Author(s): anonymous
Date of publication: November 1901
Volume number: 16
Issue number: 11
Pagination: 1006-10 (excerpt below includes only pages 1008-9)

 
Citation
“The Month.” Post-Graduate Nov. 1901 v16n11: pp. 1006-10.
 
Transcription
excerpt
 
Keywords
Matthew D. Mann (public addresses); Herman Mynter (public addresses); William McKinley; assassinations (comparison); William McKinley (death, cause of).
 
Named persons
Matthew D. Mann; William McKinley; Herman Mynter; Philip II (Spain); Theodore Roosevelt; William I.
 
Notes
Click here to view the “report upon the case of the President” referred to below.
 
Document

 

The Month [excerpt]

     Dr.

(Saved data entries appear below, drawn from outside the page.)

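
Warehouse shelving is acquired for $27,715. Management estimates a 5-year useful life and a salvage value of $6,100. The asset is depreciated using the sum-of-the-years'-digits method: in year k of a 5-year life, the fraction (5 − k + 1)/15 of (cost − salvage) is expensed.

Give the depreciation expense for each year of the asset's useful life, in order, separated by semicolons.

Depreciable base = $27,715 − $6,100 = $21,615.
Sum of the years' digits = 5+4+3+2+1 = 15.
Year 1: $21,615 × 5/15 = $7,205. Book value $20,510.
Year 2: $21,615 × 4/15 = $5,764. Book value $14,746.
Year 3: $21,615 × 3/15 = $4,323. Book value $10,423.
Year 4: $21,615 × 2/15 = $2,882. Book value $7,541.
Year 5: $21,615 × 1/15 = $1,441. Book value $6,100.

$7,205; $5,764; $4,323; $2,882; $1,441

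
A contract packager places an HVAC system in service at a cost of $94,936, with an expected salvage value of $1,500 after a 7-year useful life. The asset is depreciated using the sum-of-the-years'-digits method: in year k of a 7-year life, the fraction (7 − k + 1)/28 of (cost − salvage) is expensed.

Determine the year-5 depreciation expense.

$10,011

Depreciable base = $94,936 − $1,500 = $93,436.
Sum of the years' digits = 7+6+5+4+3+2+1 = 28.
Year 1: $93,436 × 7/28 = $23,359. Book value $71,577.
Year 2: $93,436 × 6/28 = $20,022. Book value $51,555.
Year 3: $93,436 × 5/28 = $16,685. Book value $34,870.
Year 4: $93,436 × 4/28 = $13,348. Book value $21,522.
Year 5: $93,436 × 3/28 = $10,011. Book value $11,511.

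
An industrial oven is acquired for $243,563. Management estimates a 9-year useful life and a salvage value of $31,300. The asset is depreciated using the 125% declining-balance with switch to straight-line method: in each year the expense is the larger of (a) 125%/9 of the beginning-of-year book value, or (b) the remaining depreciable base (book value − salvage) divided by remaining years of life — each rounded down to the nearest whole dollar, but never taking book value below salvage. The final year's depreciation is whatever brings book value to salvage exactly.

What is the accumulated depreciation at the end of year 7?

Depreciable base = $243,563 − $31,300 = $212,263.
Year 1: DB = ⌊$243,563 × 125%/9⌋ = $33,828; SL = ⌊$212,263/9⌋ = $23,584 → take DB $33,828. Book value $209,735.
Year 2: DB = ⌊$209,735 × 125%/9⌋ = $29,129; SL = ⌊$178,435/8⌋ = $22,304 → take DB $29,129. Book value $180,606.
Year 3: DB = ⌊$180,606 × 125%/9⌋ = $25,084; SL = ⌊$149,306/7⌋ = $21,329 → take DB $25,084. Book value $155,522.
Year 4: DB = ⌊$155,522 × 125%/9⌋ = $21,600; SL = ⌊$124,222/6⌋ = $20,703 → take DB $21,600. Book value $133,922.
Year 5: DB = ⌊$133,922 × 125%/9⌋ = $18,600; SL = ⌊$102,622/5⌋ = $20,524 → take SL $20,524. Book value $113,398.
Year 6: DB = ⌊$113,398 × 125%/9⌋ = $15,749; SL = ⌊$82,098/4⌋ = $20,524 → take SL $20,524. Book value $92,874.
Year 7: DB = ⌊$92,874 × 125%/9⌋ = $12,899; SL = ⌊$61,574/3⌋ = $20,524 → take SL $20,524. Book value $72,350.
Accumulated through year 7 = $243,563 − $72,350 = $171,213.

$171,213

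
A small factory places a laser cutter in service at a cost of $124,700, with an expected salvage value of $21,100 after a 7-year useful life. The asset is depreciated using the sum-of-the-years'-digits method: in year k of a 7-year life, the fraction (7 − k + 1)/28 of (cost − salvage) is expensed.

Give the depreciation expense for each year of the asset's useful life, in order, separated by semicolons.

$25,900; $22,200; $18,500; $14,800; $11,100; $7,400; $3,700

Depreciable base = $124,700 − $21,100 = $103,600.
Sum of the years' digits = 7+6+5+4+3+2+1 = 28.
Year 1: $103,600 × 7/28 = $25,900. Book value $98,800.
Year 2: $103,600 × 6/28 = $22,200. Book value $76,600.
Year 3: $103,600 × 5/28 = $18,500. Book value $58,100.
Year 4: $103,600 × 4/28 = $14,800. Book value $43,300.
Year 5: $103,600 × 3/28 = $11,100. Book value $32,200.
Year 6: $103,600 × 2/28 = $7,400. Book value $24,800.
Year 7: $103,600 × 1/28 = $3,700. Book value $21,100.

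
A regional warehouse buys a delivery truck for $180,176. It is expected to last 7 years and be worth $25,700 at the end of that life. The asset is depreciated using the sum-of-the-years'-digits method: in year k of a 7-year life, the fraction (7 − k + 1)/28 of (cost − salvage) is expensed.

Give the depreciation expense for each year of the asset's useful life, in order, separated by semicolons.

Depreciable base = $180,176 − $25,700 = $154,476.
Sum of the years' digits = 7+6+5+4+3+2+1 = 28.
Year 1: $154,476 × 7/28 = $38,619. Book value $141,557.
Year 2: $154,476 × 6/28 = $33,102. Book value $108,455.
Year 3: $154,476 × 5/28 = $27,585. Book value $80,870.
Year 4: $154,476 × 4/28 = $22,068. Book value $58,802.
Year 5: $154,476 × 3/28 = $16,551. Book value $42,251.
Year 6: $154,476 × 2/28 = $11,034. Book value $31,217.
Year 7: $154,476 × 1/28 = $5,517. Book value $25,700.

$38,619; $33,102; $27,585; $22,068; $16,551; $11,034; $5,517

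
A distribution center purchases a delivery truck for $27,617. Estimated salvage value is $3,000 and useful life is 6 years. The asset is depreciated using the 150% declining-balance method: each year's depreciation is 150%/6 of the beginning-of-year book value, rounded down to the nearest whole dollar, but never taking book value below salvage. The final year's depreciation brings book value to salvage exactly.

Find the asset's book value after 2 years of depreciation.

$15,535

Depreciable base = $27,617 − $3,000 = $24,617.
Year 1: ⌊$27,617 × 150%/6⌋ = $6,904. Book value $20,713.
Year 2: ⌊$20,713 × 150%/6⌋ = $5,178. Book value $15,535.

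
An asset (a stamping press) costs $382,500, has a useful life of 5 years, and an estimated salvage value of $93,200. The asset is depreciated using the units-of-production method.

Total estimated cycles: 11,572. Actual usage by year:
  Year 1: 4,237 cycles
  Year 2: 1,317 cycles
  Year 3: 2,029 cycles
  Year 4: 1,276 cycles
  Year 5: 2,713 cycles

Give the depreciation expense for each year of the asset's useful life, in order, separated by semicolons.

Depreciable base = $382,500 − $93,200 = $289,300.
Rate = $289,300 / 11,572 cycles = $25 per cycle.
Year 1: 4,237 × $25 = $105,925. Book value $276,575.
Year 2: 1,317 × $25 = $32,925. Book value $243,650.
Year 3: 2,029 × $25 = $50,725. Book value $192,925.
Year 4: 1,276 × $25 = $31,900. Book value $161,025.
Year 5: 2,713 × $25 = $67,825. Book value $93,200.

$105,925; $32,925; $50,725; $31,900; $67,825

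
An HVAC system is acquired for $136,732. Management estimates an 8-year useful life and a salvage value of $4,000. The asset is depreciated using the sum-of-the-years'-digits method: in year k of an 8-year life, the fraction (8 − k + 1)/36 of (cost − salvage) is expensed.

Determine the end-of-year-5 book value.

Depreciable base = $136,732 − $4,000 = $132,732.
Sum of the years' digits = 8+7+6+5+4+3+2+1 = 36.
Year 1: $132,732 × 8/36 = $29,496. Book value $107,236.
Year 2: $132,732 × 7/36 = $25,809. Book value $81,427.
Year 3: $132,732 × 6/36 = $22,122. Book value $59,305.
Year 4: $132,732 × 5/36 = $18,435. Book value $40,870.
Year 5: $132,732 × 4/36 = $14,748. Book value $26,122.

$26,122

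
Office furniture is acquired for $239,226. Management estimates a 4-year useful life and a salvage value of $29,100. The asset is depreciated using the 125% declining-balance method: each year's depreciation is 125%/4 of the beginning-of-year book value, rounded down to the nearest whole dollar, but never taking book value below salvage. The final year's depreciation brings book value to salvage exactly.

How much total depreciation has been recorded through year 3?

Depreciable base = $239,226 − $29,100 = $210,126.
Year 1: ⌊$239,226 × 125%/4⌋ = $74,758. Book value $164,468.
Year 2: ⌊$164,468 × 125%/4⌋ = $51,396. Book value $113,072.
Year 3: ⌊$113,072 × 125%/4⌋ = $35,335. Book value $77,737.
Accumulated through year 3 = $239,226 − $77,737 = $161,489.

$161,489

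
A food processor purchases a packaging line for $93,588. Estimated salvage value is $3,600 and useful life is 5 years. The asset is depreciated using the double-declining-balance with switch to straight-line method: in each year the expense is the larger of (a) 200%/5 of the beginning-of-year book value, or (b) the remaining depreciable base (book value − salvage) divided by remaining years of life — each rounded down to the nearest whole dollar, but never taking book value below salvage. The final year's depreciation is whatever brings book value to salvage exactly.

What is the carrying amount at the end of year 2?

Depreciable base = $93,588 − $3,600 = $89,988.
Year 1: DB = ⌊$93,588 × 200%/5⌋ = $37,435; SL = ⌊$89,988/5⌋ = $17,997 → take DB $37,435. Book value $56,153.
Year 2: DB = ⌊$56,153 × 200%/5⌋ = $22,461; SL = ⌊$52,553/4⌋ = $13,138 → take DB $22,461. Book value $33,692.

$33,692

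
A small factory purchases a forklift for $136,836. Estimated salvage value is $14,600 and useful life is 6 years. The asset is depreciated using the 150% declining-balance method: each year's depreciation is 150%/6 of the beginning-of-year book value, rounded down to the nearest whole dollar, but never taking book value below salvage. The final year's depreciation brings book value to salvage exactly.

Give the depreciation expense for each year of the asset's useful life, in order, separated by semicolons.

$34,209; $25,656; $19,242; $14,432; $10,824; $17,873

Depreciable base = $136,836 − $14,600 = $122,236.
Year 1: ⌊$136,836 × 150%/6⌋ = $34,209. Book value $102,627.
Year 2: ⌊$102,627 × 150%/6⌋ = $25,656. Book value $76,971.
Year 3: ⌊$76,971 × 150%/6⌋ = $19,242. Book value $57,729.
Year 4: ⌊$57,729 × 150%/6⌋ = $14,432. Book value $43,297.
Year 5: ⌊$43,297 × 150%/6⌋ = $10,824. Book value $32,473.
Year 6 (final): $32,473 − $14,600 = $17,873. Book value $14,600.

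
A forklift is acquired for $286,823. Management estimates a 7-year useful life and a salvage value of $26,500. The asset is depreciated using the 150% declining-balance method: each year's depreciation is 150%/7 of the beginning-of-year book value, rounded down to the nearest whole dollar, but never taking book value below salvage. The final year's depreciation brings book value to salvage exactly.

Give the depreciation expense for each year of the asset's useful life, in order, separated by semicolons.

$61,462; $48,291; $37,943; $29,812; $23,424; $18,405; $40,986

Depreciable base = $286,823 − $26,500 = $260,323.
Year 1: ⌊$286,823 × 150%/7⌋ = $61,462. Book value $225,361.
Year 2: ⌊$225,361 × 150%/7⌋ = $48,291. Book value $177,070.
Year 3: ⌊$177,070 × 150%/7⌋ = $37,943. Book value $139,127.
Year 4: ⌊$139,127 × 150%/7⌋ = $29,812. Book value $109,315.
Year 5: ⌊$109,315 × 150%/7⌋ = $23,424. Book value $85,891.
Year 6: ⌊$85,891 × 150%/7⌋ = $18,405. Book value $67,486.
Year 7 (final): $67,486 − $26,500 = $40,986. Book value $26,500.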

Mann, who performed the surgical operation upon the late President, and Dr. Mynter, who assisted him, were good enough to present an abstract of their report upon the case of the President—a report which has since been published in the weekly medical journals—to a large meeting on the afternoon of Tuesday. These gentlemen added to the scientific statement, which is now so familiar to all our readers, by making verbal remarks about the manner in which the noble man endured the “deep damnation of his taking off.” Dr. Mynter said that there was no equal in history of his kind expressions—not for himself, but for the wretch who inflicted the awful deed—and he compared the behavior of the President under these dreadful circumstances to that of our Lord upon the cross, when he prayed for the forgiveness of those who were putting him to death.

——————————

     Certainly there is no greater example of noble behavior, under the direst circumstances that can befall a human being, than that of President McKinley; but there are not wanting other instances in history where victims of assassins have died with no revenge in their hearts for their enemies. When William of Orange fell upon the stairway leading to the banquet hall in Delft shot by an emissary of Philip the Second, in his mortal agony his exclamation was, “God save this poor people!” realizing as he did what a loss his personality would be to the struggling Netherlands. Now that the excitement has passed away in regard to the wound of the President and its consequences, it seems to be pretty clear what Drs. Mann and Mynter only give as a possible cause of the unexpected death after such a favorable course in the symptoms for several days—that is to say, that the President died from a weak heart. A man who led an utterly sedentary life, except so far as driving in a carriage or riding in the railway cars was concerned, had nothing with which to resist when a great shock occurred and no vitality with which to repair when repair was absolutely essential to recovery. Either Dr. Mann or Dr. Mynter remarked most graphically, that if President Roosevelt [1008][1009] had been shot in the same manner he would have recovered. A very able leading article in the Boston Medical and Surgical Journal contends in a very moderate way, that the President may have died from pancreatitis, and suggests that a drainage dressing might possibly have been used with advantage. But none of the surgeons in actual attendance have this view.